Nonetheless, it is true that relations between teachers and students beyond a certain point—and particularly at a postgraduate level—become instances of contemporaries working within a common milieu. Indeed, preconceptions or the teacher/student divide become intrusive when this becomes the primary focus while viewing an exhibition, for example. In this scenario, the real focus should be, as with any curated exhibition, on how different works speak to one another dialogically and organically: the work takes precedence over institutional structures aimed at containing what can, or cannot, be said. At best, the institution facilitates the development and emergence of free critical thought, which at the same time presents a threat to structures projected ‘rationally as forever instrumentally accountable. Given this, End-to-End is not in any way about the role of institutional pedagogy. If anything, the exhibition is about the questions and experiences elicited by the works themselves—acting within the institution, but more importantly, outside it and within the wider world.
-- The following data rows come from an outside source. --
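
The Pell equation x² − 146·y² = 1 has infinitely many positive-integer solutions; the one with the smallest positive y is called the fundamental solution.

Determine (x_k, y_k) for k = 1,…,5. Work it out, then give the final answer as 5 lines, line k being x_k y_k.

145 12
42049 3480
12194065 1009188
3536236801 292661040
1025496478225 84870692412

√146 = [12; 12,24, …], period ℓ=2 (even) → k=1
k=0  a_k=12  p_k/q_k = 12/1
k=1  a_k=12  p_k/q_k = 145/12
→ (145, 12).  Check: 145²=21025, 146·12²=21024, difference 1.
n=2: (145,12)∘(145,12) = (145·145+146·12·12, 145·12+12·145) = (42049,3480)
n=3: (42049,3480)∘(145,12) = (145·42049+146·12·3480, 145·3480+12·42049) = (12194065,1009188)
n=4: (12194065,1009188)∘(145,12) = (145·12194065+146·12·1009188, 145·1009188+12·12194065) = (3536236801,292661040)
n=5: (3536236801,292661040)∘(145,12) = (145·3536236801+146·12·292661040, 145·292661040+12·3536236801) = (1025496478225,84870692412)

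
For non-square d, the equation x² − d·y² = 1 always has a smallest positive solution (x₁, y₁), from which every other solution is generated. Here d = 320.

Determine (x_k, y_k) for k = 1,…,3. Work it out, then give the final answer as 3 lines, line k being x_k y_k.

[17; 1,7,1,34] for √320; ℓ=4 ⇒ convergent index 3
step 0: (17, 1)  from 17·(1,0) + (0,1)
…
step 2: (143, 8)  from 7·(18,1) + (17,1)
step 3: (161, 9)  from 1·(143,8) + (18,1)
fundamental: x₁=161, y₁=9  (since 25921 − 320·81 = 1)
(161+9√320)^2 = 51841 + 2898√320
(161+9√320)^3 = 16692641 + 933147√320

161 9
51841 2898
16692641 933147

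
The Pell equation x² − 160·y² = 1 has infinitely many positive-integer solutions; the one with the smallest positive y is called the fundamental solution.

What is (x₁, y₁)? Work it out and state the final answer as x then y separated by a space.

√160 → a₀=12, period (1,1,1,5,1,1,1,24); ℓ=8 even so k=7
a_0=12:  p_0=12·1+0=12,  q_0=12·0+1=1
…
a_3=1:  p_3=1·25+13=38,  q_3=1·2+1=3
a_4=5:  p_4=5·38+25=215,  q_4=5·3+2=17
a_5=1:  p_5=1·215+38=253,  q_5=1·17+3=20
a_6=1:  p_6=1·253+215=468,  q_6=1·20+17=37
a_7=1:  p_7=1·468+253=721,  q_7=1·37+20=57
fundamental: x₁=721, y₁=57  (since 519841 − 160·3249 = 1)

721 57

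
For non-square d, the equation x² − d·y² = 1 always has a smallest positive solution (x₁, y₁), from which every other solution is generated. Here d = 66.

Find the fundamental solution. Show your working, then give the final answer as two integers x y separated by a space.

65 8

d=66: √d = [8; 8,16] (ℓ=2, even), read p_1/q_1
step 0: (8, 1)  from 8·(1,0) + (0,1)
step 1: (65, 8)  from 8·(8,1) + (1,0)
→ (65, 8).  Check: 65²=4225, 66·8²=4224, difference 1.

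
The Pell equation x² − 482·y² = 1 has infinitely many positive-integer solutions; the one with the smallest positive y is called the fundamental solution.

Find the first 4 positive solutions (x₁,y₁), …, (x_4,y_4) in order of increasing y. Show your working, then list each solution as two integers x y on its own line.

483 22
466577 21252
450712899 20529410
435388193857 19831388808

[21; 1,20,1,42] for √482; ℓ=4 ⇒ convergent index 3
step 0: (21, 1)  from 21·(1,0) + (0,1)
step 1: (22, 1)  from 1·(21,1) + (1,0)
step 2: (461, 21)  from 20·(22,1) + (21,1)
step 3: (483, 22)  from 1·(461,21) + (22,1)
(x₁, y₁) = (483, 22);  483² − 482·22² = 1 ✓
(483+22√482)^2 = 466577 + 21252√482
(483+22√482)^3 = 450712899 + 20529410√482
(483+22√482)^4 = 435388193857 + 19831388808√482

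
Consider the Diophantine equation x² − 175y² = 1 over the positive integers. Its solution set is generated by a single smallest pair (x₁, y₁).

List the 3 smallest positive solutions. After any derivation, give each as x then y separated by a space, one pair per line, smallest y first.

2024 153
8193151 619344
33165873224 2507104359

d=175: √d = [13; 4,2,1,2,4,26] (ℓ=6, even), read p_5/q_5
step 0: (13, 1)  from 13·(1,0) + (0,1)
step 1: (53, 4)  from 4·(13,1) + (1,0)
…
step 4: (463, 35)  from 2·(172,13) + (119,9)
step 5: (2024, 153)  from 4·(463,35) + (172,13)
→ (2024, 153).  Check: 2024²=4096576, 175·153²=4096575, difference 1.
n=2: (2024,153)∘(2024,153) = (2024·2024+175·153·153, 2024·153+153·2024) = (8193151,619344)
n=3: (8193151,619344)∘(2024,153) = (2024·8193151+175·153·619344, 2024·619344+153·8193151) = (33165873224,2507104359)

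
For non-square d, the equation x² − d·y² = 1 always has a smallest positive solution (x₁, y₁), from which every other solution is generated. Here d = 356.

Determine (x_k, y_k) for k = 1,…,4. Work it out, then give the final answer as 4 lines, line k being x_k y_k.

√356 → a₀=18, period (1,6,1,1,2,…,6,1,36); ℓ=14 even so k=13
k=0  a_k=18  p_k/q_k = 18/1
k=1  a_k=1  p_k/q_k = 19/1
k=2  a_k=6  p_k/q_k = 132/7
k=3  a_k=1  p_k/q_k = 151/8
k=4  a_k=1  p_k/q_k = 283/15
k=5  a_k=2  p_k/q_k = 717/38
k=6  a_k=1  p_k/q_k = 1000/53
k=7  a_k=8  p_k/q_k = 8717/462
k=8  a_k=1  p_k/q_k = 9717/515
k=9  a_k=2  p_k/q_k = 28151/1492
k=10  a_k=1  p_k/q_k = 37868/2007
k=11  a_k=1  p_k/q_k = 66019/3499
k=12  a_k=6  p_k/q_k = 433982/23001
k=13  a_k=1  p_k/q_k = 500001/26500
fundamental: x₁=500001, y₁=26500  (since 250001000001 − 356·702250000 = 1)
(500001+26500√356)^2 = 500002000001 + 26500053000√356
(500001+26500√356)^3 = 500003000004500001 + 26500106000079500√356
(500001+26500√356)^4 = 500004000010000008000001 + 26500159000265000106000√356

500001 26500
500002000001 26500053000
500003000004500001 26500106000079500
500004000010000008000001 26500159000265000106000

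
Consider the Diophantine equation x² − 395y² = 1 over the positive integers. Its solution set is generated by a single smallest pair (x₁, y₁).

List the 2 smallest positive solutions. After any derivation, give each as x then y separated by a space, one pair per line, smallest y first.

159 8
50561 2544

√395 = [19; 1,6,1,38, …], period ℓ=4 (even) → k=3
k=0  a_k=19  p_k/q_k = 19/1
k=1  a_k=1  p_k/q_k = 20/1
k=2  a_k=6  p_k/q_k = 139/7
k=3  a_k=1  p_k/q_k = 159/8
→ (159, 8).  Check: 159²=25281, 395·8²=25280, difference 1.
n=2: (159,8)∘(159,8) = (159·159+395·8·8, 159·8+8·159) = (50561,2544)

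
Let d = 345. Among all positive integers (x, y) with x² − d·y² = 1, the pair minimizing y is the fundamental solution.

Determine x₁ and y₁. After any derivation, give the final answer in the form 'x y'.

d=345: √d = [18; 1,1,2,1,6,1,2,1,1,36] (ℓ=10, even), read p_9/q_9
step 0: (18, 1)  from 18·(1,0) + (0,1)
…
step 4: (130, 7)  from 1·(93,5) + (37,2)
…
step 8: (3882, 209)  from 1·(2879,155) + (1003,54)
step 9: (6761, 364)  from 1·(3882,209) + (2879,155)
fundamental: x₁=6761, y₁=364  (since 45711121 − 345·132496 = 1)

6761 364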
The exhibition’s title suggests multiple parallel readings: the close cultural connections between Australia and Aotearoa (NZ); the Antipodean myth—both countries sharing the notion of being joint ‘ends-of-the-earth’; the role of communication—two tin cups separated by a piece of string, a primitive telephone; end-to-end encryption, the idea of privacy today, constantly under threat; notions of endings—whether the end of capitalism or the end of the world, the latter possibly resulting from climate change or decades of exulting profit over life. Artists within this exhibition address such epochal concepts obliquely—humorously, barely, or not at all.
The IAI’s contribution to this exhibition also takes as its starting point a 19th-century French painting. The IAI is a new institutional initiative whose primary spokesperson is William Meadley, an artist and recent master’s graduate from Sydney College of the Arts (SCA). The IAI consists of a members’ board (a meeting of some of its core members appears in this exhibition) and is broadly concerned with opening new art institutional opportunities within—and beyond—Sydney’s urban metropolis. As part of its guiding manifesto, the IAI considers any existing location—external or internal, public or private—a potential site for the establishment of exhibition opportunities and other contemporary cultural presentations. Its freewheeling methodology is evident in the documentation of one of the IAI’s recent manifestations, viewable in this show.
Le Fin Du Monde, a punning reference to Gustave Courbet’s famous L’Origine du Monde, realistically representing the literal origins of all human life, also references a recent self-portrait painting by Meadley. Depicting the artist lying naked, face down on a bed, the work’s title translates directly as the “end of the world”—a conceptual and anatomical reversal of Courbet’s original. The IAI exhibited this painting in 2021 as part of its temporary transformation of a waterside public toilet in Sydney’s Eastern Suburbs into a publicly accessible cultural space. Installed in this environment, Le Fin Du Monde suggested local cultures of gay cruising while raising awareness of the significant differences among contemporary art institutions. With this in mind, the potential for the IAI’s extension into local—and global—cultures is potentially limitless. All locations could serve as raw material for realizing the IAI’s ambitious goals.
While many established art institutions depend on fixed locations and relatively stable demographics, the IAI’s sites and audiences are wildly divergent and ever-expanding. In fact, the IAI could be counted as one of contemporary art’s most inclusive and accessible embodiments of contemporary culture.